Acordo cedo e vejo o mar se espreguiçando; o sol acabou de nascer. Vou para a praia; é bom chegar a esta hora em que a areia que o mar lavou ainda está limpinha, sem marca de nenhum pé. Amanhã está nítida no ar leve; dou um mergulho e essa água salgada me faz bem, me limpa de todas as coisas da noite.

Era assim, pelas seis e meia, sete horas, que a gente ia para a praia em Marataízes. Naquele tempo diziam que era bom para a saúde; não sei se ainda dizem. Para mim tem um sabor tão antigo e todo novo, essa praia bem de manhã. Para um lado e outro diviso apenas dois ou três vultos distantes.
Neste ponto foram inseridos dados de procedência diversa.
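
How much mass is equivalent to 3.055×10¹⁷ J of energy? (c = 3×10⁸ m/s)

From E = mc², we get m = E/c²
c² = (3×10⁸)² = 9×10¹⁶ m²/s²
m = 3.055×10¹⁷ / 9×10¹⁶ = 3.394 kg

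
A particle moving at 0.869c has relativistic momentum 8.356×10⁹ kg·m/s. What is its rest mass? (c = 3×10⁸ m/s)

γ = 1/√(1 - 0.869²) = 2.021
v = 0.869 × 3×10⁸ = 2.607×10⁸ m/s
m = p/(γv) = 8.356×10⁹/(2.021 × 2.607×10⁸) = 15.86 kg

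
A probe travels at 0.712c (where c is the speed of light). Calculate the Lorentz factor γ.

v/c = 0.712, so (v/c)² = 0.506944
1 - (v/c)² = 0.493056
γ = 1/√(0.493056) = 1.424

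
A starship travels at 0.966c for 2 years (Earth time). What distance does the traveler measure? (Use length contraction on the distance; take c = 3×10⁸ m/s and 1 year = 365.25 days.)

Earth distance: d = v × t = 0.966c × 2 yr = 1.829×10¹⁶ m
γ = 3.868
d' = d/γ = 1.829×10¹⁶/3.868 = 4.729×10¹⁵ m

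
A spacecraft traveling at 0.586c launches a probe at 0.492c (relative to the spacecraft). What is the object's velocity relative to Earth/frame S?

u = (u' + v)/(1 + u'v/c²)
Numerator: 0.492 + 0.586 = 1.078
Denominator: 1 + 0.288312 = 1.288312
u = 1.078/1.288312 = 0.8368c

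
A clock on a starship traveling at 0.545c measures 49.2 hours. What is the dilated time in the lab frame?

Proper time Δt₀ = 49.2 hours
γ = 1/√(1 - 0.545²) = 1.1927
Δt = γΔt₀ = 1.1927 × 49.2 = 58.68 hours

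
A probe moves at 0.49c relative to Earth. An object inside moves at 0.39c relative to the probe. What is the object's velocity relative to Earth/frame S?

u = (u' + v)/(1 + u'v/c²)
Numerator: 0.39 + 0.49 = 0.88
Denominator: 1 + 0.1911 = 1.1911
u = 0.88/1.1911 = 0.7388c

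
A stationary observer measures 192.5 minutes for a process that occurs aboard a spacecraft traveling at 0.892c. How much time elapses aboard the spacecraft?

Dilated time Δt = 192.5 minutes
γ = 1/√(1 - 0.892²) = 2.2122
Δt₀ = Δt/γ = 192.5/2.2122 = 87.02 minutes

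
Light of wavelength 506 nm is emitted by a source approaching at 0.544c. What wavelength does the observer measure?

β = 0.544
Wavelength Doppler factor = √(0.456/1.544) = √(0.2953) = 0.5434
λ_obs = 506 × 0.5434 = 275.0 nm (blueshift)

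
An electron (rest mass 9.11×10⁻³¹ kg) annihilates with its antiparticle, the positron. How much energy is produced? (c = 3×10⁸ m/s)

Both particles have the same rest mass, so total mass = 2m
E = 2m·c² = 2 × 9.11×10⁻³¹ × (3×10⁸)²
= 2 × 9.11×10⁻³¹ × 9×10¹⁶
= 1.640×10⁻¹³ J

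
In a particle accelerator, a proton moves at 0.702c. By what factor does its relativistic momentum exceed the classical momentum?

p_rel = γmv, p_class = mv
Ratio = γ = 1/√(1 - 0.702²)
= 1/√(0.507196) = 1.404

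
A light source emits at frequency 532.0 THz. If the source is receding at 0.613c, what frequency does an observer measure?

β = v/c = 0.613
(1-β)/(1+β) = 0.387/1.613 = 0.2399
Doppler factor = √(0.2399) = 0.4898
f_obs = 532.0 × 0.4898 = 260.6 THz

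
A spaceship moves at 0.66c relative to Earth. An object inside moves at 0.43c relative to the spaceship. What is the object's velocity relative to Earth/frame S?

u = (u' + v)/(1 + u'v/c²)
Numerator: 0.43 + 0.66 = 1.09
Denominator: 1 + 0.2838 = 1.2838
u = 1.09/1.2838 = 0.8490c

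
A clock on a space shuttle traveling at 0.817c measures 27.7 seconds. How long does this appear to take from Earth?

Proper time Δt₀ = 27.7 seconds
γ = 1/√(1 - 0.817²) = 1.7342
Δt = γΔt₀ = 1.7342 × 27.7 = 48.04 seconds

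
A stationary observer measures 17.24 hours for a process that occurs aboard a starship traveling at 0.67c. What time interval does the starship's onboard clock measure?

Dilated time Δt = 17.24 hours
γ = 1/√(1 - 0.67²) = 1.347
Δt₀ = Δt/γ = 17.24/1.347 = 12.80 hours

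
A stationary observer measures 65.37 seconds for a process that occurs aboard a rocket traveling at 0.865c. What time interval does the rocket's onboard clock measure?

Dilated time Δt = 65.37 seconds
γ = 1/√(1 - 0.865²) = 1.993
Δt₀ = Δt/γ = 65.37/1.993 = 32.80 seconds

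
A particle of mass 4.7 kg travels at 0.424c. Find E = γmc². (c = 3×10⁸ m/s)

γ = 1/√(1 - 0.424²) = 1.1042
mc² = 4.7 × (3×10⁸)² = 4.230×10¹⁷ J
E = γmc² = 1.1042 × 4.230×10¹⁷ = 4.671×10¹⁷ J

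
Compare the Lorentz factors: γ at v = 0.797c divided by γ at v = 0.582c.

γ₁ = 1/√(1 - 0.797²) = 1.656
γ₂ = 1/√(1 - 0.582²) = 1.230
γ₁/γ₂ = 1.656/1.230 = 1.346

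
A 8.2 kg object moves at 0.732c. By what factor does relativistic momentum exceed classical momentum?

p_rel = γmv, p_class = mv
Ratio = γ = 1/√(1 - 0.732²) = 1.468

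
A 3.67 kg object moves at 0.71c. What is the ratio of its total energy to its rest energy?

E = γmc², E₀ = mc²
E/E₀ = γ = 1/√(1 - 0.71²) = 1.420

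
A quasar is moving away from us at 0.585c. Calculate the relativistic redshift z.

β = 0.585
(1+β)/(1-β) = 1.585/0.415 = 3.8193
√(3.8193) = 1.9543
z = 1.9543 - 1 = 0.9543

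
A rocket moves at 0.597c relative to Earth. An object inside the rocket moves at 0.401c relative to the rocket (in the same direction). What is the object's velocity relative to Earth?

u = (u' + v)/(1 + u'v/c²)
Numerator: 0.401 + 0.597 = 0.998
Denominator: 1 + 0.239397 = 1.239397
u = 0.998/1.239397 = 0.8052c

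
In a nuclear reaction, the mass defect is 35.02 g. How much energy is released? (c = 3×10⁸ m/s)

Convert mass defect: Δm = 35.02 g = 0.03502 kg
E = Δm·c² = 0.03502 × (3×10⁸)²
= 0.03502 × 9×10¹⁶ = 3.152×10¹⁵ J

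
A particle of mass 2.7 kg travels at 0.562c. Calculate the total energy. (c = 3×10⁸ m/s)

γ = 1/√(1 - 0.562²) = 1.209
mc² = 2.7 × (3×10⁸)² = 2.430×10¹⁷ J
E = γmc² = 1.209 × 2.430×10¹⁷ = 2.938×10¹⁷ J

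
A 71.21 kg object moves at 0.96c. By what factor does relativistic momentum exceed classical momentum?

p_rel = γmv, p_class = mv
Ratio = γ = 1/√(1 - 0.96²) = 3.571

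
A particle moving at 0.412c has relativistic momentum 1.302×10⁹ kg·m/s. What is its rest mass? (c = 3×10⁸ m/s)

γ = 1/√(1 - 0.412²) = 1.0975
v = 0.412 × 3×10⁸ = 1.236×10⁸ m/s
m = p/(γv) = 1.302×10⁹/(1.0975 × 1.236×10⁸) = 9.598 kg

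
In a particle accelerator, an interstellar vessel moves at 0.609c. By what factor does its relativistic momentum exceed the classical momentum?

p_rel = γmv, p_class = mv
Ratio = γ = 1/√(1 - 0.609²)
= 1/√(0.629119) = 1.261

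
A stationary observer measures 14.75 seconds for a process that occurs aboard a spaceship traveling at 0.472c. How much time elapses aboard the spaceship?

Dilated time Δt = 14.75 seconds
γ = 1/√(1 - 0.472²) = 1.1343
Δt₀ = Δt/γ = 14.75/1.1343 = 13.00 seconds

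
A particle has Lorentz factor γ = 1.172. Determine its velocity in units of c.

From γ = 1/√(1 - v²/c²):
1/γ² = 1/1.172² = 0.7280
v²/c² = 1 - 0.7280 = 0.2720
v/c = √(0.2720) = 0.5215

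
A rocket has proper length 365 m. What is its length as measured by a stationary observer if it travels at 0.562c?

Proper length L₀ = 365 m
γ = 1/√(1 - 0.562²) = 1.209
L = L₀/γ = 365/1.209 = 301.9 m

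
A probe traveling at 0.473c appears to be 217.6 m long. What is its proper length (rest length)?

Contracted length L = 217.6 m
γ = 1/√(1 - 0.473²) = 1.135
L₀ = γL = 1.135 × 217.6 = 247.0 m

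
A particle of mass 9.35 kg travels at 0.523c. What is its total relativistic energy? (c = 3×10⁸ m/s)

γ = 1/√(1 - 0.523²) = 1.1733
mc² = 9.35 × (3×10⁸)² = 8.415×10¹⁷ J
E = γmc² = 1.1733 × 8.415×10¹⁷ = 9.873×10¹⁷ J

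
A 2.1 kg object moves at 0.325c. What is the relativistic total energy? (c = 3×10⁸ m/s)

γ = 1/√(1 - 0.325²) = 1.057
mc² = 2.1 × (3×10⁸)² = 1.890×10¹⁷ J
E = γmc² = 1.057 × 1.890×10¹⁷ = 1.998×10¹⁷ J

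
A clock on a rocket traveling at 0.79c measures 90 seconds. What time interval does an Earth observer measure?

Proper time Δt₀ = 90 seconds
γ = 1/√(1 - 0.79²) = 1.631
Δt = γΔt₀ = 1.631 × 90 = 146.8 seconds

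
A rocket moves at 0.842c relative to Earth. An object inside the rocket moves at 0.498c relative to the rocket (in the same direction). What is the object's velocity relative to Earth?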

Por que não vem mais gente à praia? Muita gente, é claro, tem de estar na cidade cedo; mas há um número imenso de funcionários e pessoas de muitas profissões que nesta cidade onde se dorme tão cedo parece ter algum preconceito contra acordar cedo. Basta olhar qualquer edifício de Copacabana e Ipanema: às dez horas começam a se apagar as luzes, e meia hora depois da última sessão de cinema há edifícios inteiros completamente às escuras. O grosso da população ressona provincianamente às onze horas. Mas para vir à praia todo mundo parece ter medo de ser provinciano.

 

O leve calor do sol me reconforta. Chega uma senhora gorda com dois meninos e duas meninas. Senta-se no raso, e as duas crianças menores sobem pelos seus ombros e sua cabeça, chutam água e espuma, todos se riem na maior felicidade. Suas roupas de banho não são elegantes; devem ser como eu, gente do interior. Aparece depois um rapaz; mas é um atleta. Faz alguns minutos de ginástica, dá um mergulho, volta a fazer exercícios com a maior eficiência. Esse não é de nossa raça, os vagabundos matinais. Está ali a negócios: negócios de saúde ou atletismo, em todo caso negócio. Eu, a senhora gorda e as quatro crianças nos entendemos. Levo duas crianças um pouco mar adentro, para receberem algumas lambadas de onda. Dão gritos, dão risadas, sentem medo, sentem coragem. Somos gente do interior e somos, seguramente, boa gente.